Just wondering how others are handling changes to datasets and ensuring existing user base can continue to work. Thought it might be a good topic for a future lunchtime lecture.
That’s an interesting topic. Off the top of my head I can think of a couple of techniques in the W3C Data on the Web Best Practices:
How do others tackle this challenge?
Yeah, it’s tricky and depends a bit on your platform. IMHO there is something a bit untenable about this set of assumptions made by both Socrata and CKAN:
- Each dataset provides an API, and developers should build apps directly off that API
- The structure of the API is formed directly from the names and types of the columns in the dataset.
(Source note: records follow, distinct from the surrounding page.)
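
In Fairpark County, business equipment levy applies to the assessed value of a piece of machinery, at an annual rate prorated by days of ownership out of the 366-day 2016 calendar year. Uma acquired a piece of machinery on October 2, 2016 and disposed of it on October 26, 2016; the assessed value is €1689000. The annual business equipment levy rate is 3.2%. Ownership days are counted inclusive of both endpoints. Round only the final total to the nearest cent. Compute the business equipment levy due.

Days held (October 2 – October 26, 2016): 25 out of 366
Tax = €1689000 × 3.2% × 25/366 = €3691.8033

€3691.80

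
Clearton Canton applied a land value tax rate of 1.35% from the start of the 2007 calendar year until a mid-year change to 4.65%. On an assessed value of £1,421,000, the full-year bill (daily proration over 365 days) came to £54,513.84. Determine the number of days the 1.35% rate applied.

Let d = days at the first rate; then 365 − d days at the second rate.
£1,421,000 × [1.35%·d + 4.65%·(365−d)] / 365 = £54,513.84
Solving gives d = 90, so the new rate took effect on 1 April 2007.

90 days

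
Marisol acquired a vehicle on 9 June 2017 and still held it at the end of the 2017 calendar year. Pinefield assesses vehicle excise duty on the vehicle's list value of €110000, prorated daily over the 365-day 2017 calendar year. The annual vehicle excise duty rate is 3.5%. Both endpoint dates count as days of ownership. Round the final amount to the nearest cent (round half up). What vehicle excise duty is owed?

€2172.88

Days held (9 June – 31 December 2017): 206 out of 365
Tax = €110000 × 3.5% × 206/365 = €2172.8767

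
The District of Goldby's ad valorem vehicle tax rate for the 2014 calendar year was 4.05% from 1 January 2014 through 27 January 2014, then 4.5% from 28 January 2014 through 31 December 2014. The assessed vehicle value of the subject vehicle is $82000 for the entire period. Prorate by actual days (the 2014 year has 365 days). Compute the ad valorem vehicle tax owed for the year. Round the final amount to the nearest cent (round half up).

$3662.70

1 January – 27 January 2014: 27 days at 4.05% → $82000 × 4.05% × 27/365 = $245.6630
28 January – 31 December 2014: 338 days at 4.5% → $82000 × 4.5% × 338/365 = $3417.0411
Total = $3662.7041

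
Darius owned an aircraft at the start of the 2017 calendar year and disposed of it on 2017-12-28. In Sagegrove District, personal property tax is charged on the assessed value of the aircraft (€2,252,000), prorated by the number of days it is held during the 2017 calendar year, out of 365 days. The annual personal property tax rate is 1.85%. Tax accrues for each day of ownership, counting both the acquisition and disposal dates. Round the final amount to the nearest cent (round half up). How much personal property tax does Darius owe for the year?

€41,319.57

Days held (2017-01-01 to 2017-12-28): 362 out of 365
Tax = €2,252,000 × 1.85% × 362/365 = €41,319.5726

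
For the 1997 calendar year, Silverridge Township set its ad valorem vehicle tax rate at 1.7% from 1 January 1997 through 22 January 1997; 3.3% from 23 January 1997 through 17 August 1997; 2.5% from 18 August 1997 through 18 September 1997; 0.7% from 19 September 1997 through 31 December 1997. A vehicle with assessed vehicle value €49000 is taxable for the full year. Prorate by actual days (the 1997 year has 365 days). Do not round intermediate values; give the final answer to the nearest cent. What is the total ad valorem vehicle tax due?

€1172.38

1 January – 22 January 1997: 22 days at 1.7% → €49000 × 1.7% × 22/365 = €50.2082
23 January – 17 August 1997: 207 days at 3.3% → €49000 × 3.3% × 207/365 = €917.0384
18 August – 18 September 1997: 32 days at 2.5% → €49000 × 2.5% × 32/365 = €107.3973
19 September – 31 December 1997: 104 days at 0.7% → €49000 × 0.7% × 104/365 = €97.7315
Total = €1172.3753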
- Anyone can access this API
Essentially, this means that from the moment you upload a dataset, there could exist an app that is totally dependent on the structure of your dataset, and if you change anything about the dataset, it will break. Worse, you have no idea if such an app exists, or how to contact the developers in advance.
This isn’t a theoretical concern: we have some datasets with typos in field names, but I’m reluctant to change them for fear of breaking something out there.
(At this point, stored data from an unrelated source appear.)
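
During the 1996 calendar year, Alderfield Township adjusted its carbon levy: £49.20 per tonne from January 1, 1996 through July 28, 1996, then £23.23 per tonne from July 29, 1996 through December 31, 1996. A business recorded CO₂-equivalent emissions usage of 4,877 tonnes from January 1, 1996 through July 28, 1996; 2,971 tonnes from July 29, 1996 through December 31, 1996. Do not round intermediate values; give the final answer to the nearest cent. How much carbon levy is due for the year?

£308,964.73

January 1 – July 28, 1996: 4,877 tonnes at £49.20/tonne → £239,948.40
July 29 – December 31, 1996: 2,971 tonnes at £23.23/tonne → £69,016.33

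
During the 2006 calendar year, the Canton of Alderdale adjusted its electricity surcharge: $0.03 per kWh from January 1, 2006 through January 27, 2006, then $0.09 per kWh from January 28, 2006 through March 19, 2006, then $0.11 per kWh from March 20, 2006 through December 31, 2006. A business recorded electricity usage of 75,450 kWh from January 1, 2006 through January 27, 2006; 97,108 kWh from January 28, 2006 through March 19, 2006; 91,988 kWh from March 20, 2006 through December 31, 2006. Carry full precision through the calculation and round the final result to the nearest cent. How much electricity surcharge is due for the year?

January 1 – January 27, 2006: 75,450 kWh at $0.03/kWh → $2263.50
January 28 – March 19, 2006: 97,108 kWh at $0.09/kWh → $8739.72
March 20 – December 31, 2006: 91,988 kWh at $0.11/kWh → $10118.68

$21121.90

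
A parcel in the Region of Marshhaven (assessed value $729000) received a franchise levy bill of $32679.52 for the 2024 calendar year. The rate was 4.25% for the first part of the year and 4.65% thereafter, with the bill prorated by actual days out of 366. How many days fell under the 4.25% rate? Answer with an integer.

Let d = days at the first rate; then 366 − d days at the second rate.
$729000 × [4.25%·d + 4.65%·(366−d)] / 366 = $32679.52
Solving gives d = 153, so the new rate took effect on June 2, 2024.

153 days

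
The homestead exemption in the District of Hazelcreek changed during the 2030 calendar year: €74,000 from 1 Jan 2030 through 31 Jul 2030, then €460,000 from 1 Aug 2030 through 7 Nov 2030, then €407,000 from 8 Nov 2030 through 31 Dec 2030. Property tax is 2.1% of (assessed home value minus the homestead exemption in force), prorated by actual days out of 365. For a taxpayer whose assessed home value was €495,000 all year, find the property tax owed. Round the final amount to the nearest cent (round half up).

€5,607.81

1 Jan – 31 Jul 2030: 212 days, exemption €74,000 → (€495,000 − €74,000) × 2.1% × 212/365 = €5,135.0466
1 Aug – 7 Nov 2030: 99 days, exemption €460,000 → (€495,000 − €460,000) × 2.1% × 99/365 = €199.3562
8 Nov – 31 Dec 2030: 54 days, exemption €407,000 → (€495,000 − €407,000) × 2.1% × 54/365 = €273.4027
Total = €5,607.8055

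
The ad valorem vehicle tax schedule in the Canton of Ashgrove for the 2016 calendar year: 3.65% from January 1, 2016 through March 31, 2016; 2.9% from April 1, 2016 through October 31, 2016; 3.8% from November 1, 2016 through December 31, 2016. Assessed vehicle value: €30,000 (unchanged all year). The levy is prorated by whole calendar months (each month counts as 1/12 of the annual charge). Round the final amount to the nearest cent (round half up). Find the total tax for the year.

€971.25

January 1 – March 31, 2016: 3 months at 3.65% → €30,000 × 3.65% × 3/12 = €273.7500
April 1 – October 31, 2016: 7 months at 2.9% → €30,000 × 2.9% × 7/12 = €507.5000
November 1 – December 31, 2016: 2 months at 3.8% → €30,000 × 3.8% × 2/12 = €190.0000
Total = €971.2500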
Possible solutions (that are a bit outside our scope for implementing):
- all dataset APIs should be versioned by default, and work as long as possible. (That is, you should still be able to access a renamed field name through the old API. Obviously deleted fields are a different story…)
- all API access requires an API key (which just requires an email address). Email anyone who has accessed the API for a specific dataset within the last 3 months prior to making a breaking change to it.
thanks Steve, will do some more reading. I am at Brisbane City Council and using CKAN but I am relatively new to the domain and still learning. I have a programming background so deprecation and keeping previous versions available aren’t new topics to me but I haven’t seen many great examples of it working well or if it is applicable to data domain.
I think it gets complicated when you have a mix of api, csv and other dataset formats. Versioning of API’s is probably ideal and keeping the older versions available for a defined period useful. Not sure the best approach for csv files is as yet, maybe users of data expect this to change more. The lack of knowing who you are impacting is something I really struggle with.
I suspect many of publishers might be doing something to assist with backward compatibility, would love to hear successes and failures that others are using or have tried.